How can a company go to court to defend its trade secrets without discussing those secrets publicly? The answer: with difficulty and a lot of motions to file sealed documents. This is why trade secret cases are so rare and such a big deal when companies decide to file them. It is not a light undertaking, potentially revealing knowledge that constitutes the bread and butter of your business.
For this reason, an accusatory letter dealing with trade secrets, sent by Elon Musk’s X (formerly Twitter) to Meta, has already caused ripples in the IP world – though legal experts have already predicted the failure of this claim based on the information released so far.
X’s Case Against Meta
Several competitors to the former Twitter website have cropped up since Musk’s takeover, including BlueSky and Mastodon. Part of their proliferation hinges on Musk’s alienation of many X site users – at this point, they may be primed to jump to any similar competitor. Meta’s answer to this opportunity was Threads.
Musk’s letter alleges that former Twitter employees ferried trade secrets when they started working at Meta. He claims this is why the structure of Threads resembles X so closely. Both are “micro-blogging” social platforms, in which users make fairly short, mostly text-based statements. Other users can interact by leaving comments, liking, or sharing the statements publicly or privately.

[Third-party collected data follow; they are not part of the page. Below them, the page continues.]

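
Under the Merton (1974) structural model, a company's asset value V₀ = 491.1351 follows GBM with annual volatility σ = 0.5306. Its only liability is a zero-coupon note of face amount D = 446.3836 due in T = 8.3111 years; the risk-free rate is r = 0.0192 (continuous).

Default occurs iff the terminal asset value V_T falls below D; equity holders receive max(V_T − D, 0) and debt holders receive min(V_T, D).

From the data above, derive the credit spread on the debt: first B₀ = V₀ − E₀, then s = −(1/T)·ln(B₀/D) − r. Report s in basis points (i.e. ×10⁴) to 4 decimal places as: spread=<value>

Equity is a call on the firm's assets struck at D = 446.3836:
d₁ = [ln(V₀/D) + (r + σ²/2)T] / (σ√T)
   = [ln(491.1351/446.3836) + (0.0192 + 0.5·0.5306²)·8.3111] / (0.5306·√8.3111)
   = [0.095541 + 1.329512] / 1.529666 = 0.931610
d₂ = d₁ − σ√T = 0.931610 − 1.529666 = -0.598055
N(d₁) = 0.824231,  N(d₂) = 0.274901,  e^(−rT) = 0.852508
E₀ = V₀·N(d₁) − D·e^(−rT)·N(d₂)
   = 491.1351·0.824231 − 446.3836·0.852508·0.274901 = 300.196270
B₀ = V₀ − E₀ = 491.1351 − 300.196270 = 190.938830
spread = −(1/T)·ln(B₀/D) − r = −(1/8.3111)·ln(190.938830/446.3836) − 0.0192 = 0.08297968
in basis points: 0.08297968 × 10⁴ = 829.7968 bp

spread=829.7968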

But… Do They Really Have a Case?
However parallel their functionalities, a trade secret claim is a hefty one to substantiate, especially since it is difficult to put one’s finger on what is so special about the X/Twitter formula. Link sharing? No. Comments, shares, and DMs? No. Character limits? Maybe, but that boundary has loosened over time, relinquishing Twitter’s distinctive forced brevity.
Furthermore, Meta denies that its current employees have any history with Twitter. A spokesperson for the tech giant gave his take on the Threads platform: “No one on the Threads engineering team is a former Twitter employee — that’s just not a thing.”
Details, Details, Details
First of all, what sort of claim are we dealing with here? Is this infringement?
In the realm of trade secrets, we speak of misappropriation rather than infringement. This means that the trade secret was wrongfully taken, wrongfully acquired, and/or wrongfully used.
As Reuters aptly describes in this legal article, many companies seeking trade secret misappropriation claims get the cart before the horse. This is because, to be legitimate, trade secret claims need to follow a logical, three-step order:
- Establish that the trade secret was eligible for protection
- Show that you took reasonable measures to protect the trade secret
- Demonstrate that, in spite of these measures, the trade secret information was acquired or disclosed improperly
Many businesses try to jump to Step 3 before they have adequately proven that something meets the narrow qualifications of a trade secret. On top of that, they have not taken basic security measures, like encrypting digital information. Businesses will also make the mistake of leaning on overly broad NDAs – but the reality is, if they do not specifically articulate what employees cannot disclose, they may not be able to solidify a trade secret claim.
In terms of misappropriation, what makes an acquisition or disclosure “improper”? This often signifies subterfuge on the part of one business to obtain a competing business’s “special sauce,” or a breach of confidentiality on the part of a trade secret holder. And, yes, this can include almost theatrical actions like spying, stealing, or misrepresenting oneself to get information.
Is Misappropriation of Trade Secrets Ever “Appropriate”?
No – but, like infringement, there are lawful instances in which a trade secret might surface or occur. If a business discovers their competitor’s trade secret independently, even if they were intentionally trying to reverse engineer the result, it is not misappropriation. If a former employee of a company discloses a trade secret to their new employer, but the new employer could not logically deduce that it was a trade secret – that is also not misappropriation, on the part of the employer.
However, if the company who learns a trade secret should have known that it was one – for instance, if a new employee leaves a notecard on the desk of the CEO titled “COCA-COLA’S SUPER SECRET RECIPE FROM MY OLD JOB” – they can be held liable for trade secret misappropriation, even if they did not ask to be told the trade secret.
Unlike copyrights and trademarks, trade secrets can be pursued in both civil court and criminal court, depending on the circumstances.
Cloudy with a Chance of Settling Out of Court
Because it behooves most businesses to keep their trade secrets, well, a secret, it is common for these claims to be settled confidentially outside of court. Well before litigation, seek the help of a legal professional as soon as you realize your business’s operations may harbor a trade secret. This is valuable intellectual property that needs solid protection.